Pimentel ressaltou que, no primeiro ano do governo Dilma Rousseff, foram feitas 20 mil contratações sem seleção. “Quem foi que disse que concurso para funcionário é gasto público? É investimento!”, disse. Na opinião dele, a falta de concursos suficientes para atender a real necessidade do país só se justifica porque há interesse de partidos em empregar seus correligionários. “Hoje, 40% dos cargos públicos são comissionados, ocupados por indicação, e dos 60% restantes, 20% são de pessoas sem concurso”, destacou.
Vida tranquila
Por isso, o presidente do grupo Vestcon defende a aprovação do projeto, em tramitação no Congresso, que pretende criar a Lei Geral de Concursos Públicos. “Ela prevê que a contratação será somente via certame e estipula um prazo mínimo entre o edital e a prova. Quando os prazos são muito curtos, os apadrinhados comecem a estudar antes e ficam em vantagem em relação aos outros candidatos”, disse. Outra determinação é que todos os aprovados sejam contratados.
As colegas Miriam Alencar Rodrigues, de 32 anos, e Camilla Mendonça, de 31, frequentam juntas a escola Gran Cursos para o certame de auditor fiscal do Ministério do Trabalho, com provas marcadas para o próximo domingo. Na reta final, as duas se dedicam exaustivamente aos estudos. Miriam, que está noiva e vai se casar no fim do ano, espera ser aprovada para garantir uma vida mais tranquila. “O serviço público tem algumas regalias. Além da estabilidade, há planos de aposentadoria melhores. Não vamos poder contar com o INSS (Instituto Nacional de Seguridade Social) no futuro”, salientou.
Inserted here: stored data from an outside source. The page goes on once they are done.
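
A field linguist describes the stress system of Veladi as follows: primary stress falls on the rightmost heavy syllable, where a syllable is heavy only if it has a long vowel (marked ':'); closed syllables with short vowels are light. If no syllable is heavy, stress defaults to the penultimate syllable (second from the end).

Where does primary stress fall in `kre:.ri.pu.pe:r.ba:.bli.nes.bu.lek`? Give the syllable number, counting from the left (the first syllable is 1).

5

Weights: 1 kre: H, 2 ri L, 3 pu L, 4 pe:r H, 5 ba: H, 6 bli L, 7 nes L, 8 bu L, 9 lek L.
Heavy syllables in the domain: 1, 4, 5. The rightmost is syllable 5 (ba:).
Primary stress: syllable 5 → kre:.ri.pu.pe:r.ˈba:.bli.nes.bu.lek.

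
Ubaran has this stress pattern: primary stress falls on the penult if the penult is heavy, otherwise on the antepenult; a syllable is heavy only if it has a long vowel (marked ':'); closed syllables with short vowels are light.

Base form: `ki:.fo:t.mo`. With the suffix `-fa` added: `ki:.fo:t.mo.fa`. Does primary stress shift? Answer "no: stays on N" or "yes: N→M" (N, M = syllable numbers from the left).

Base `ki:.fo:t.mo` (3 syllables):
  Weights: 1 ki: H, 2 fo:t H, 3 mo L.
  The penult (syllable 2, fo:t) is heavy, so it takes stress.
  → primary stress on syllable 2.
Suffixed `ki:.fo:t.mo.fa` (4 syllables):
  Weights: 2 fo:t H, 3 mo L, 4 fa L.
  The penult (syllable 3, mo) is light, so stress falls on the antepenult (syllable 2, fo:t).
  → primary stress on syllable 2.

no: stays on 2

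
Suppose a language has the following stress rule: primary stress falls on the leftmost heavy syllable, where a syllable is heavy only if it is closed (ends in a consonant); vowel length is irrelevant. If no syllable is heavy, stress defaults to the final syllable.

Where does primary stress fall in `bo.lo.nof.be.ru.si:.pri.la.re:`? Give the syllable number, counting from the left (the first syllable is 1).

3

Weights: 1 bo L, 2 lo L, 3 nof H, 4 be L, 5 ru L, 6 si: L, 7 pri L, 8 la L, 9 re: L.
Heavy syllables in the domain: 3. The leftmost is syllable 3 (nof).
Primary stress: syllable 3 → bo.lo.ˈnof.be.ru.si:.pri.la.re:.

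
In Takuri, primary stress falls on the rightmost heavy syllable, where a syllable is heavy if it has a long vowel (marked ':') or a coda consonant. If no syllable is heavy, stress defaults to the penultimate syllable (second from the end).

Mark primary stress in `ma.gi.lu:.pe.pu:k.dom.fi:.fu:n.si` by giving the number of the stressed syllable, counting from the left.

Weights: 1 ma L, 2 gi L, 3 lu: H, 4 pe L, 5 pu:k H, 6 dom H, 7 fi: H, 8 fu:n H, 9 si L.
Heavy syllables in the domain: 3, 5, 6, 7, 8. The rightmost is syllable 8 (fu:n).
Primary stress: syllable 8 → ma.gi.lu:.pe.pu:k.dom.fi:.ˈfu:n.si.

8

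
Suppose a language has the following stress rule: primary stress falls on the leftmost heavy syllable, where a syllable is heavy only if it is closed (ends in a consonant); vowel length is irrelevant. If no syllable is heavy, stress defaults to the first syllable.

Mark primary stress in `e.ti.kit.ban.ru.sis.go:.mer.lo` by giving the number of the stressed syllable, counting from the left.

Weights: 1 e L, 2 ti L, 3 kit H, 4 ban H, 5 ru L, 6 sis H, 7 go: L, 8 mer H, 9 lo L.
Heavy syllables in the domain: 3, 4, 6, 8. The leftmost is syllable 3 (kit).
Primary stress: syllable 3 → e.ti.ˈkit.ban.ru.sis.go:.mer.lo.

3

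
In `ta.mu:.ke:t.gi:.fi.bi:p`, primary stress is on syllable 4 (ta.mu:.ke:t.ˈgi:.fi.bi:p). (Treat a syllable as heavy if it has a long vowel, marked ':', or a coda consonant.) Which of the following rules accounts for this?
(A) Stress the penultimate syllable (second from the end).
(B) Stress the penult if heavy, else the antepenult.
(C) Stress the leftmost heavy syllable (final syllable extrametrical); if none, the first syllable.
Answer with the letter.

Rule A → syllable 5 (observed: 4).
Rule B → syllable 4 ✓.
Rule C → syllable 2 (observed: 4).

B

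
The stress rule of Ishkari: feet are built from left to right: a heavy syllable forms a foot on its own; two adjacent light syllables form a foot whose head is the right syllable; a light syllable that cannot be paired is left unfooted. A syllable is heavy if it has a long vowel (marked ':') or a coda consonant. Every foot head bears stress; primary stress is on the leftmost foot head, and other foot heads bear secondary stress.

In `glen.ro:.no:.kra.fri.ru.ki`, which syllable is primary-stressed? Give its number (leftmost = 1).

Weights: 1 glen H, 2 ro: H, 3 no: H, 4 kra L, 5 fri L, 6 ru L, 7 ki L.
Parse left to right (heavy = foot alone; LL = one foot; stranded L unfooted): (ˈglen) (ˈro:) (ˈno:) (kra.ˈfri) (ru.ˈki).
Foot heads: 1, 2, 3, 5, 7.
Primary stress on the leftmost head = syllable 1.
Primary stress: syllable 1 → ˈglen.ro:.no:.kra.fri.ru.ki.

1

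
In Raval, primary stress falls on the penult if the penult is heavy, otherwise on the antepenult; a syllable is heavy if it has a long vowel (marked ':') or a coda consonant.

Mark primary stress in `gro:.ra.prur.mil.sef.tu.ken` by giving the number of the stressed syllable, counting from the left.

Weights: 5 sef H, 6 tu L, 7 ken H.
The penult (syllable 6, tu) is light, so stress falls on the antepenult (syllable 5, sef).
Primary stress: syllable 5 → gro:.ra.prur.mil.ˈsef.tu.ken.

5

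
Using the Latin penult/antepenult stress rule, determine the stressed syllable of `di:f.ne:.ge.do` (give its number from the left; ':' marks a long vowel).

Classical Latin: stress the penult if heavy (long vowel or closed), else the antepenult.
Weights: 2 ne: H, 3 ge L, 4 do L.
The penult (syllable 3, ge) is light, so stress falls on the antepenult (syllable 2, ne:).
Stress on syllable 2: di:f.ˈne:.ge.do.

2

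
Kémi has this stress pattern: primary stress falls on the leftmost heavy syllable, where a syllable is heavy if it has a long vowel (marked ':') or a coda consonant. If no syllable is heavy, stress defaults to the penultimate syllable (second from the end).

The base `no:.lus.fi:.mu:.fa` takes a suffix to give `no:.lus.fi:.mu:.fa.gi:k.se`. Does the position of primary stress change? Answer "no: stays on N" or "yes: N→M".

Base `no:.lus.fi:.mu:.fa` (5 syllables):
  Weights: 1 no: H, 2 lus H, 3 fi: H, 4 mu: H, 5 fa L.
  Heavy syllables in the domain: 1, 2, 3, 4. The leftmost is syllable 1 (no:).
  → primary stress on syllable 1.
Suffixed `no:.lus.fi:.mu:.fa.gi:k.se` (7 syllables):
  Weights: 1 no: H, 2 lus H, 3 fi: H, 4 mu: H, 5 fa L, 6 gi:k H, 7 se L.
  Heavy syllables in the domain: 1, 2, 3, 4, 6. The leftmost is syllable 1 (no:).
  → primary stress on syllable 1.

no: stays on 1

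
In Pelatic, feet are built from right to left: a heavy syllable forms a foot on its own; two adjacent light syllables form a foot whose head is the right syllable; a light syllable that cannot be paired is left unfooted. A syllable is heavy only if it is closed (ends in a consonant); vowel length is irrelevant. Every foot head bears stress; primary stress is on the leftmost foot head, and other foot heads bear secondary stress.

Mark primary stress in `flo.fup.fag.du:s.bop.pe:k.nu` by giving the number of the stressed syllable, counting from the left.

Weights: 1 flo L, 2 fup H, 3 fag H, 4 du:s H, 5 bop H, 6 pe:k H, 7 nu L.
Parse right to left (heavy = foot alone; LL = one foot; stranded L unfooted): flo (ˈfup) (ˈfag) (ˈdu:s) (ˈbop) (ˈpe:k) nu.
Foot heads: 2, 3, 4, 5, 6.
Primary stress on the leftmost head = syllable 2.
Primary stress: syllable 2 → flo.ˈfup.fag.du:s.bop.pe:k.nu.

2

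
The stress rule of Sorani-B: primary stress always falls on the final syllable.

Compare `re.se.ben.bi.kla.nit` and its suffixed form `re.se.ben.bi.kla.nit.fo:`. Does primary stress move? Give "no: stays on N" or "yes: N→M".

Base `re.se.ben.bi.kla.nit` (6 syllables):
  The word has 6 syllables; the final syllable is syllable 6 (nit).
  → primary stress on syllable 6.
Suffixed `re.se.ben.bi.kla.nit.fo:` (7 syllables):
  The word has 7 syllables; the final syllable is syllable 7 (fo:).
  → primary stress on syllable 7.

yes: 6→7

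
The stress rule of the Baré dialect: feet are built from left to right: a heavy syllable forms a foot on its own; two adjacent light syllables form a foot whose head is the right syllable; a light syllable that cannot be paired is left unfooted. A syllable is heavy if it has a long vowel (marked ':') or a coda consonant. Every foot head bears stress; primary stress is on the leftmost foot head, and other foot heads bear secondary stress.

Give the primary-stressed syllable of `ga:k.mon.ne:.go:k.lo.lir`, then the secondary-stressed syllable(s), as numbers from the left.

Weights: 1 ga:k H, 2 mon H, 3 ne: H, 4 go:k H, 5 lo L, 6 lir H.
Parse left to right (heavy = foot alone; LL = one foot; stranded L unfooted): (ˈga:k) (ˈmon) (ˈne:) (ˈgo:k) lo (ˈlir).
Foot heads: 1, 2, 3, 4, 6.
Primary stress on the leftmost head = syllable 1.
Secondary stress on 2, 3, 4, 6: ˈga:k.ˌmon.ˌne:.ˌgo:k.lo.ˌlir.

primary 1, secondary 2, 3, 4, 6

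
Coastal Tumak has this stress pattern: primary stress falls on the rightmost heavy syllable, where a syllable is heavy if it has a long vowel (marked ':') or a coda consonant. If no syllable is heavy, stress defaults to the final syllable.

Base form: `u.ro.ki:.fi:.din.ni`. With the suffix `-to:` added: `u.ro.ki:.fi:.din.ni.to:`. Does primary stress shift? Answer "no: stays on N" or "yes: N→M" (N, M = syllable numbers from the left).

Base `u.ro.ki:.fi:.din.ni` (6 syllables):
  Weights: 1 u L, 2 ro L, 3 ki: H, 4 fi: H, 5 din H, 6 ni L.
  Heavy syllables in the domain: 3, 4, 5. The rightmost is syllable 5 (din).
  → primary stress on syllable 5.
Suffixed `u.ro.ki:.fi:.din.ni.to:` (7 syllables):
  Weights: 1 u L, 2 ro L, 3 ki: H, 4 fi: H, 5 din H, 6 ni L, 7 to: H.
  Heavy syllables in the domain: 3, 4, 5, 7. The rightmost is syllable 7 (to:).
  → primary stress on syllable 7.

yes: 5→7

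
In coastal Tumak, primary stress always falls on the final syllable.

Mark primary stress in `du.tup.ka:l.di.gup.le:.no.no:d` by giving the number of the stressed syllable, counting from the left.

8

The word has 8 syllables; the final syllable is syllable 8 (no:d).
Primary stress: syllable 8 → du.tup.ka:l.di.gup.le:.no.ˈno:d.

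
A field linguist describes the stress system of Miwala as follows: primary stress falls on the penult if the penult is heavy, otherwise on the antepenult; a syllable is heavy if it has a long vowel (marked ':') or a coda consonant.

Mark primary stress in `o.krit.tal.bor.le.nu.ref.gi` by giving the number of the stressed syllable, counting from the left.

7

Weights: 6 nu L, 7 ref H, 8 gi L.
The penult (syllable 7, ref) is heavy, so it takes stress.
Primary stress: syllable 7 → o.krit.tal.bor.le.nu.ˈref.gi.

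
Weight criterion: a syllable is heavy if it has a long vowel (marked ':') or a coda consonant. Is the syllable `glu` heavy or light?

light

`glu`: short vowel, open (no coda). Short vowel, open → light.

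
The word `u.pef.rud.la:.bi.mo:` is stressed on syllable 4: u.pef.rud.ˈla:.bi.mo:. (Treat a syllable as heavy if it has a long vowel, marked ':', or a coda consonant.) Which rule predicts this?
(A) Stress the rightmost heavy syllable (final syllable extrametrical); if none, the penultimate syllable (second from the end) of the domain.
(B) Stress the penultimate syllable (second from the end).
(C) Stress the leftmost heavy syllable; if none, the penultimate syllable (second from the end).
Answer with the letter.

Rule A → syllable 4 ✓.
Rule B → syllable 5 (observed: 4).
Rule C → syllable 2 (observed: 4).

A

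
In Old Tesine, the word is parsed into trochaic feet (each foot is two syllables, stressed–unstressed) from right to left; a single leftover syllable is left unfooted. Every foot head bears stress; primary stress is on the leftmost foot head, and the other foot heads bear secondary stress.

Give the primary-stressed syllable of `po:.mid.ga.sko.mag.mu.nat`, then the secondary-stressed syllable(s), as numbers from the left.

primary 2, secondary 4, 6

Parse right to left into trochaic (ˈσσ) feet: po: (ˈmid.ga) (ˈsko.mag) (ˈmu.nat). Syllable 1 is left unfooted.
Foot heads (stressed positions): 2, 4, 6.
End Rule Leftmost: primary stress on the leftmost head = syllable 2.
Secondary stress on 4, 6: po:.ˈmid.ga.ˌsko.mag.ˌmu.nat.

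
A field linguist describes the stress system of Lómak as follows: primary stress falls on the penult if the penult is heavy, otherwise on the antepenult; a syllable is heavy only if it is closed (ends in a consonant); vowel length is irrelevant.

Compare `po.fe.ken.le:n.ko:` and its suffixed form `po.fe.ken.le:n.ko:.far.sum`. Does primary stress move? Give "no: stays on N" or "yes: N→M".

yes: 4→6

Base `po.fe.ken.le:n.ko:` (5 syllables):
  Weights: 3 ken H, 4 le:n H, 5 ko: L.
  The penult (syllable 4, le:n) is heavy, so it takes stress.
  → primary stress on syllable 4.
Suffixed `po.fe.ken.le:n.ko:.far.sum` (7 syllables):
  Weights: 5 ko: L, 6 far H, 7 sum H.
  The penult (syllable 6, far) is heavy, so it takes stress.
  → primary stress on syllable 6.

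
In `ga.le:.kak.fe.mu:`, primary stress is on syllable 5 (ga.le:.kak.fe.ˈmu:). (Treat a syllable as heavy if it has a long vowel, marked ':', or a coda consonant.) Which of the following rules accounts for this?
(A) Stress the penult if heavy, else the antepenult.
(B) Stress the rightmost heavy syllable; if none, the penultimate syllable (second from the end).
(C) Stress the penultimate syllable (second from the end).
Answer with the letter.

Rule A → syllable 3 (observed: 5).
Rule B → syllable 5 ✓.
Rule C → syllable 4 (observed: 5).

B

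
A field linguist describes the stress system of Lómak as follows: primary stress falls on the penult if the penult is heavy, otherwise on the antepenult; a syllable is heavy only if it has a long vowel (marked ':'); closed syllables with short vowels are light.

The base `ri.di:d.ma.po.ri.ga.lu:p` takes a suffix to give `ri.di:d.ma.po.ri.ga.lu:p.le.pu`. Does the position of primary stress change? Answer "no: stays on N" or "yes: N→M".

Base `ri.di:d.ma.po.ri.ga.lu:p` (7 syllables):
  Weights: 5 ri L, 6 ga L, 7 lu:p H.
  The penult (syllable 6, ga) is light, so stress falls on the antepenult (syllable 5, ri).
  → primary stress on syllable 5.
Suffixed `ri.di:d.ma.po.ri.ga.lu:p.le.pu` (9 syllables):
  Weights: 7 lu:p H, 8 le L, 9 pu L.
  The penult (syllable 8, le) is light, so stress falls on the antepenult (syllable 7, lu:p).
  → primary stress on syllable 7.

yes: 5→7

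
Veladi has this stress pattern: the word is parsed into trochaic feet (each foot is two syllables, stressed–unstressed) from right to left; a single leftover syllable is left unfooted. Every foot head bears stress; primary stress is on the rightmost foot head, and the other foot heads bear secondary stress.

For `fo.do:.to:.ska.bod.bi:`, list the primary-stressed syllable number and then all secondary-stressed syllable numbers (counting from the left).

primary 5, secondary 1, 3

Parse right to left into trochaic (ˈσσ) feet: (ˈfo.do:) (ˈto:.ska) (ˈbod.bi:).
Foot heads (stressed positions): 1, 3, 5.
End Rule Rightmost: primary stress on the rightmost head = syllable 5.
Secondary stress on 1, 3: ˌfo.do:.ˌto:.ska.ˈbod.bi:.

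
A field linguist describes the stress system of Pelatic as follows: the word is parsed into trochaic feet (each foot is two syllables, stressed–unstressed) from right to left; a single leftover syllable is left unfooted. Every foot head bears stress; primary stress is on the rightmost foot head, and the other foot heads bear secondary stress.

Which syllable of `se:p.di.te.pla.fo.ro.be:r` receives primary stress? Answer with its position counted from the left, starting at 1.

6

Parse right to left into trochaic (ˈσσ) feet: se:p (ˈdi.te) (ˈpla.fo) (ˈro.be:r). Syllable 1 is left unfooted.
Foot heads (stressed positions): 2, 4, 6.
End Rule Rightmost: primary stress on the rightmost head = syllable 6.
Primary stress: syllable 6 → se:p.di.te.pla.fo.ˈro.be:r.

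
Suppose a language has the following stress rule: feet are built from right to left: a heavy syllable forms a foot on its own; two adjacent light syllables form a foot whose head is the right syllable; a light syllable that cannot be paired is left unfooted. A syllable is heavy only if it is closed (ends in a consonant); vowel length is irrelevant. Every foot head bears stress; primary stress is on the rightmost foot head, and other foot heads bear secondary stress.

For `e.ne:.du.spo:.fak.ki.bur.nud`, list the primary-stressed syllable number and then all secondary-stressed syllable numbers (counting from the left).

primary 8, secondary 2, 4, 5, 7

Weights: 1 e L, 2 ne: L, 3 du L, 4 spo: L, 5 fak H, 6 ki L, 7 bur H, 8 nud H.
Parse right to left (heavy = foot alone; LL = one foot; stranded L unfooted): (e.ˈne:) (du.ˈspo:) (ˈfak) ki (ˈbur) (ˈnud).
Foot heads: 2, 4, 5, 7, 8.
Primary stress on the rightmost head = syllable 8.
Secondary stress on 2, 4, 5, 7: e.ˌne:.du.ˌspo:.ˌfak.ki.ˌbur.ˈnud.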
Camilla se revolta com o que considera número pequeno de vagas. “Eu não entendo as intenções do governo. Um estudo do Ipea (Instituto de Pesquisa Econômica Aplicada) diz que a necessidade do país é de 5 mil novos auditores fiscais. O Ministério do Trabalho solicitou 600 vagas, e o governo aprovou apenas 100. Enquanto isso, a população fica sem atendimento”, lamentou. Ela lembra que, hoje, faltam profissionais da categoria na maioria das cidades brasileiras. Os auditores fiscais do Ministério do Trabalho atendem denúncias trabalhistas e fazem as rescisões de contrato de trabalhadores não sindicalizados.